Somehow, the thought that taking on the challenge to paint something that “matches a sofa fabric” and can actually put some dollars in the artist’s empty pocket compromises their artistic integrity – whatever that is.

If you are wondering what to paint, stroll around a few interior design studios, high-end furniture stores or expensive model homes and look at what real people are willing to spend their hard-earned dollars for. Become knowledgeable about how the art business works (assuming you are serious about becoming part of it and not just a confused bystander). Learn who gets how much and why by talking to the people who buy art, not some high-tone “expert” who can’t even give away what they produce. Then put your creative juices to work and come up with something in your own distinctive style or subject matter that will be acceptable to the marketplace or an identifiable and reachable “target” audience.

Yes, you may have to use “trendy” colors or fit a “what’s hot” category rather than the “what’s not” you’ve been painting. Look at it as an artistic challenge or pretend you’ve just been given a “commission.” Isn’t that what a “real” artist is supposed to be able to do?


A primer for hard times

For most buyers “Art” is a luxury item. When there is a downturn in the economy or real estate market, artists often find their sales affected, particularly if they are selling to the “decorative art” market through interior designers, galleries, furniture store accessory buyers and other trade professionals. In the twenty + years I spent as a producing artist and art rep for other artists and fine art publishers my business went through up and down periods and I had to learn to cope. 

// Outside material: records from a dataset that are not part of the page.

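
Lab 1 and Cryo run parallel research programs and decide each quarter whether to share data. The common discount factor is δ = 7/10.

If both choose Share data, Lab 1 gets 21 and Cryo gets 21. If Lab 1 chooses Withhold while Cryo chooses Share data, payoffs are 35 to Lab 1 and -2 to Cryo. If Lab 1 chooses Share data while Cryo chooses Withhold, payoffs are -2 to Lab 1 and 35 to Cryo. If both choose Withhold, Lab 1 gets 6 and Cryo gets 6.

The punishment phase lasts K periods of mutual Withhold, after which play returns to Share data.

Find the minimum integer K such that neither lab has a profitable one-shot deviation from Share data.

Need Σ_{k=1}^{K} δ^k ≥ (35−21)/(21−6) = 0.9333 at δ = 7/10.
At K = 1 the sum is 0.7000 < 0.9333; at K = 2 it is 1.1900 ≥ 0.9333.
So the minimum punishment length is K = 2.

2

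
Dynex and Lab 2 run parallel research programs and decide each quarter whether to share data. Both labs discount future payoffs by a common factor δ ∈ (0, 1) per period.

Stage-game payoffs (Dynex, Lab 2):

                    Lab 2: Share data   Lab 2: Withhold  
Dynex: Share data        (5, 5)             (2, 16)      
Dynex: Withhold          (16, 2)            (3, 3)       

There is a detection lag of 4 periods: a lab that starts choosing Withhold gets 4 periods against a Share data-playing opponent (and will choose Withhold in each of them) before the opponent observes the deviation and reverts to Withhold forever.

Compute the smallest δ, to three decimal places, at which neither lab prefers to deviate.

0.959

Deviating for the 4 undetected periods gains 16−5 = 11 per period over cooperation, then loses 5−3 = 2 per period forever once punishment starts.
Gain: 11(1 + δ + … + δ^3); loss: 2·δ^4/(1−δ).
No profitable deviation ⇔ 11(1−δ^4) ≤ 2·δ^4, i.e. δ^4 ≥ 11/(11+2) = 11/13.
Hence δ ≥ (11/13)^(1/4) ≈ 0.959.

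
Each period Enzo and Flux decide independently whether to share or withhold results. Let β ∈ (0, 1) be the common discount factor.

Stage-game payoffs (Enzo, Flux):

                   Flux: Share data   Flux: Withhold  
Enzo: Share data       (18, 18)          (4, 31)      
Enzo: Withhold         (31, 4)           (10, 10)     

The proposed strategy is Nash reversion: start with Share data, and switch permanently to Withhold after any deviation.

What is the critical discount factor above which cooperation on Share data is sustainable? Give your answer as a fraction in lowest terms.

13/21

One-period gain from deviating is 31 − 18 = 13. The loss is 18 − 10 = 8 in every subsequent period, with present value 8·β/(1−β).
Deviation is unprofitable when 8·β/(1−β) ≥ 13, i.e. β/(1−β) ≥ 13/8.
Equivalently β ≥ 13/(13+8) = 13/21.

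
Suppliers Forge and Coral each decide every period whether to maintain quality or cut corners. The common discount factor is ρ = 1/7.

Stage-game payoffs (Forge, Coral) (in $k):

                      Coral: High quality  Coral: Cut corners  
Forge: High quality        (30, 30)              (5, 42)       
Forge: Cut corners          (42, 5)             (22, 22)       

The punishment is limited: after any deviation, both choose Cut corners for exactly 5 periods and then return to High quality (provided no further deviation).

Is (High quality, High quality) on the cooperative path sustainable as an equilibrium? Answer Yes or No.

Comparing payoff streams over the 6 periods until play realigns: cooperate → 30(1+ρ+…+ρ^5); deviate → 42 + 22(ρ+…+ρ^5).
Cooperation is sustained iff (30−22)(ρ+…+ρ^5) ≥ 42−30.
ρ+…+ρ^5 = 1/7·(1−(1/7)^5)/(1−1/7) = 0.1667, and (42−30)/(30−22) = 1.5000.
0.1667 < 1.5000, so cooperation is not sustainable.

No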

If you have subscribed to Barney Davey’s, as every artist who wants to keep abreast of what’s happening in the art world should, you will have read his perceptive comments on how the economy is affecting artists. If you’ve been following the political debates for either party and noted the concentration on economic issues, have watched the triple digit fluctuations in the stock market or predictions of a coming recession, you need to be prepared. Chances are, your sales will be affected.

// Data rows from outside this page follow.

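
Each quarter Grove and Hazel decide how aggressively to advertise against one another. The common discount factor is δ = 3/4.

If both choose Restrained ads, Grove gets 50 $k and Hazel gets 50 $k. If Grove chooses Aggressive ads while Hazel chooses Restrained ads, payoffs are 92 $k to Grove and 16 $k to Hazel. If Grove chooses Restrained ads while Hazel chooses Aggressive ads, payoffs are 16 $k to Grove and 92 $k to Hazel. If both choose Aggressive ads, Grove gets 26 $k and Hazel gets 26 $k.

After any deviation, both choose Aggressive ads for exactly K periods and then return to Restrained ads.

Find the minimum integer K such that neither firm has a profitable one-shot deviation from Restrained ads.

4

Need Σ_{k=1}^{K} δ^k ≥ (92−50)/(50−26) = 1.7500 at δ = 3/4.
At K = 3 the sum is 1.7344 < 1.7500; at K = 4 it is 2.0508 ≥ 1.7500.
So the minimum punishment length is K = 4.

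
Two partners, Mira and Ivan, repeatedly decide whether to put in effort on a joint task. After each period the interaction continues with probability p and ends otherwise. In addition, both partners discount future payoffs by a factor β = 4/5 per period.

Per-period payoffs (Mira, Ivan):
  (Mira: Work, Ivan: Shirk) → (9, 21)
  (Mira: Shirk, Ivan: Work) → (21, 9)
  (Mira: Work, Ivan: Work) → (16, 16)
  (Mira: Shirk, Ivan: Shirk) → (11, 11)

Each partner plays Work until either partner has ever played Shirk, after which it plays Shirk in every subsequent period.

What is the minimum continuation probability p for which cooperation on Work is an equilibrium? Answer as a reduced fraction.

5/8

With continuation probability p and discount β, the effective per-period discount factor is βp.
Grim-trigger IC: βp ≥ (21−16)/(21−11) = 1/2.
So p ≥ (1/2)/(4/5) = 5/8.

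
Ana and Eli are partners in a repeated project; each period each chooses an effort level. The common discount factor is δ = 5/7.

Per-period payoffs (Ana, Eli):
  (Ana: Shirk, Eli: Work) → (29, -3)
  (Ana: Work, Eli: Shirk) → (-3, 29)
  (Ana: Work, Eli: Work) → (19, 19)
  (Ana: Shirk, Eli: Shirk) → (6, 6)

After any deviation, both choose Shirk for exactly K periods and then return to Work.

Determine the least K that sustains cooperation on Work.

2

No profitable deviation requires (19−6)(δ+…+δ^K) ≥ 29−19, i.e. δ+…+δ^K ≥ 10/13 ≈ 0.7692.
With δ = 5/7, the partial sums are K=1: 0.7143, K=2: 1.2245.
K = 2 is the first length at which the sum reaches 0.7692.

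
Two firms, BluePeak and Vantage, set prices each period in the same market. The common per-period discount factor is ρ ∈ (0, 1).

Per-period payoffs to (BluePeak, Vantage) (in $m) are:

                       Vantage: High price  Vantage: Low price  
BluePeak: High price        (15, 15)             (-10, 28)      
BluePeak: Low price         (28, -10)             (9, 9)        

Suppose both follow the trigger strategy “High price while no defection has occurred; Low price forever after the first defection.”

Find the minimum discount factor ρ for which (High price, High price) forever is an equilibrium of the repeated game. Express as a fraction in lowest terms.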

There’s a wealth of additional information based on my twenty + years as an artist selling my own work and that of scores of other artists and fine art publishers on my website at Artists from more than four hundred cities in forty countries have visited and profited from listening to the podcasts – all of which are FREE.
Here are a dozen suggestions for coping with hard times that you, as an artist, may want to consider. They've been forged on the anvil of real experience by a "been there, done that" artist and art rep.


There is a difference between "Trendy" and "Comfortable"art appealing to two different sorts of buyers. As an art rep for 20 years I sold to both sorts of buyers. About 85% of my customers were Interior Designers, Decorators and Architects. This huge market many artists overlook bought art from me over and over again for years. Sometimes a single piece, sometimes several, often a score of pieces and occasionally hundreds, depending on the project they were working on. I sold more “Comfortable” art by far. By comfortable I mean art that wears well; art the owner will look at and enjoy daily for years, and sometimes pass on to children who grow up with, and grow to love a special piece. 

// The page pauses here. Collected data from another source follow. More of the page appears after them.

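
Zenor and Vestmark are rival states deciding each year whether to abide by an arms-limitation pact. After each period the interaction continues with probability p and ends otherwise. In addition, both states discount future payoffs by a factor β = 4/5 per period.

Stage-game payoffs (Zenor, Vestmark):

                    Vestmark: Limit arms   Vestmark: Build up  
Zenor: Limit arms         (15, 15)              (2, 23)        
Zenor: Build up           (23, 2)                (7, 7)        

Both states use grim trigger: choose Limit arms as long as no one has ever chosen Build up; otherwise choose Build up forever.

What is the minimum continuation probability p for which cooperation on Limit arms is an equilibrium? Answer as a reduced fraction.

With continuation probability p and discount β, the effective per-period discount factor is βp.
Grim-trigger IC: βp ≥ (23−15)/(23−7) = 1/2.
So p ≥ (1/2)/(4/5) = 5/8.

5/8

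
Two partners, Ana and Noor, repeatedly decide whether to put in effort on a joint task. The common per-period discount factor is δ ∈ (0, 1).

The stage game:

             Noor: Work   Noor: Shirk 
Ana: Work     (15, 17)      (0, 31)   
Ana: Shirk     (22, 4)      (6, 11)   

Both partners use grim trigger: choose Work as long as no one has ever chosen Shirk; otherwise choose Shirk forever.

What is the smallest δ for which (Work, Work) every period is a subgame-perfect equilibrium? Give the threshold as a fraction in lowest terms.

Ana: cooperation gives 15 each period; deviation gives 22 once then 6 forever.
  15/(1−δ) ≥ 22 + 6δ/(1−δ) ⇒ δ ≥ 7/16.
Noor: cooperation gives 17 each period; deviation gives 31 once then 11 forever.
  δ ≥ 14/20 = 7/10.
Both must hold, so the binding constraint is Noor's: δ ≥ 7/10.

7/10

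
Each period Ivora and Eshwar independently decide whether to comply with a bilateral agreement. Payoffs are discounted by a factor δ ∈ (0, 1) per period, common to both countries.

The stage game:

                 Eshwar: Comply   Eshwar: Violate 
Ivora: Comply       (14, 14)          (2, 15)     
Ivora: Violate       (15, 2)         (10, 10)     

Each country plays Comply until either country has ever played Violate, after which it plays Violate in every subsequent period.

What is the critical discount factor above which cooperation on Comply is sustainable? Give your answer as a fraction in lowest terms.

1/5

One-period gain from deviating is 15 − 14 = 1. The loss is 14 − 10 = 4 in every subsequent period, with present value 4·δ/(1−δ).
Deviation is unprofitable when 4·δ/(1−δ) ≥ 1, i.e. δ/(1−δ) ≥ 1/4.
Equivalently δ ≥ 1/(1+4) = 1/5.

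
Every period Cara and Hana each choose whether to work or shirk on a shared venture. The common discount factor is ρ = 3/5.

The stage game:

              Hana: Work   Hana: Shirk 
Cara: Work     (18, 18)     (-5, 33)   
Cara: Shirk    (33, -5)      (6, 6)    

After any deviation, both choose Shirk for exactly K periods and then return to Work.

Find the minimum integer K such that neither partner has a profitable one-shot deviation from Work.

Need Σ_{k=1}^{K} ρ^k ≥ (33−18)/(18−6) = 1.2500 at ρ = 3/5.
At K = 3 the sum is 1.1760 < 1.2500; at K = 4 it is 1.3056 ≥ 1.2500.
So the minimum punishment length is K = 4.

4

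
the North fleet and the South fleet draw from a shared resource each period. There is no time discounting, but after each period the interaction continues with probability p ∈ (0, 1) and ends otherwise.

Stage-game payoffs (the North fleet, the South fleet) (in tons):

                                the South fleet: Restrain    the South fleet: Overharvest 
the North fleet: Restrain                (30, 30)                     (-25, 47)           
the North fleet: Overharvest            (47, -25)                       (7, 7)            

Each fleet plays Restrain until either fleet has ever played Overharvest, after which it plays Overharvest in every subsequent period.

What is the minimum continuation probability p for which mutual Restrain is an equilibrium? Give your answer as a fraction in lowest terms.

Expected cooperation value is 30 + p·30 + p²·30 + … = 30/(1−p); deviation gives 47 + p·7/(1−p).
30 ≥ 47(1−p) + 7p ⇒ 40p ≥ 17 ⇒ p ≥ 17/40.

17/40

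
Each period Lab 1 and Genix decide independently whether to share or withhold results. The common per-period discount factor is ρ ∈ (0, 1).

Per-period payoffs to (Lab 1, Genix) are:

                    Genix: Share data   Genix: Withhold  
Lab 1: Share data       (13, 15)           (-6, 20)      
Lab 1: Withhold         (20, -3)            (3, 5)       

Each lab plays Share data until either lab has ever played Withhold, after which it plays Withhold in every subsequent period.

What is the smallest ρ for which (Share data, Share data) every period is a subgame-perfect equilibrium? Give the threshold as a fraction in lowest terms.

7/17

Lab 1's threshold: (20−13)/(20−3) = 7/17.
Genix's threshold: (20−15)/(20−5) = 1/3.
7/17 > 1/3, so Lab 1 binds and ρ* = 7/17.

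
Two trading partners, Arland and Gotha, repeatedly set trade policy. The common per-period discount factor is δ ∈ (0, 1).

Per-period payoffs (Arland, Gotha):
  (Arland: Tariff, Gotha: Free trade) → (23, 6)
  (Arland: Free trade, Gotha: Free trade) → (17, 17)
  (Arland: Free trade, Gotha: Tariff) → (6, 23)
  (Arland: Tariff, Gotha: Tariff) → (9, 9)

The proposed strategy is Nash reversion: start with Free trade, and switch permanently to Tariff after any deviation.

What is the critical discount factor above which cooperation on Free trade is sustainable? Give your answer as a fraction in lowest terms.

3/7

Under grim trigger the critical discount factor is (T−C)/(T−P) with T = 23, C = 17, P = 9.
δ* = (23−17)/(23−9) = 6/14 = 3/7.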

That doesn't mean artists shouldn't be aware of trends, particularly color trends. Florals, landscapes, birds and boats are ever popular. These "wear well," but don't think for a second we are talking about "ho-hum" images. My best selling artists painted those subjects time and again, but my top sellers painted with a "just noticeable difference" in style, palette, conception that set their images apart. My buyers may not have been able to verbalize what the JND was, but they recognized it immediately and wrote checks to acquire it.

"Trendy" art is sometimes purchased to impress friends or business associates, to build a body of work that may become collectible and increase in value, or satisfy a buyer's particular taste for the unusual. All are valid reason to purchase – including "comfortable" art. I dealt with a number of "cutting edge" designers who recognized what was about to be "hot" before it came to a boil. They recognized "trendy" and led hundreds of other designers into trends that became comfortable over time.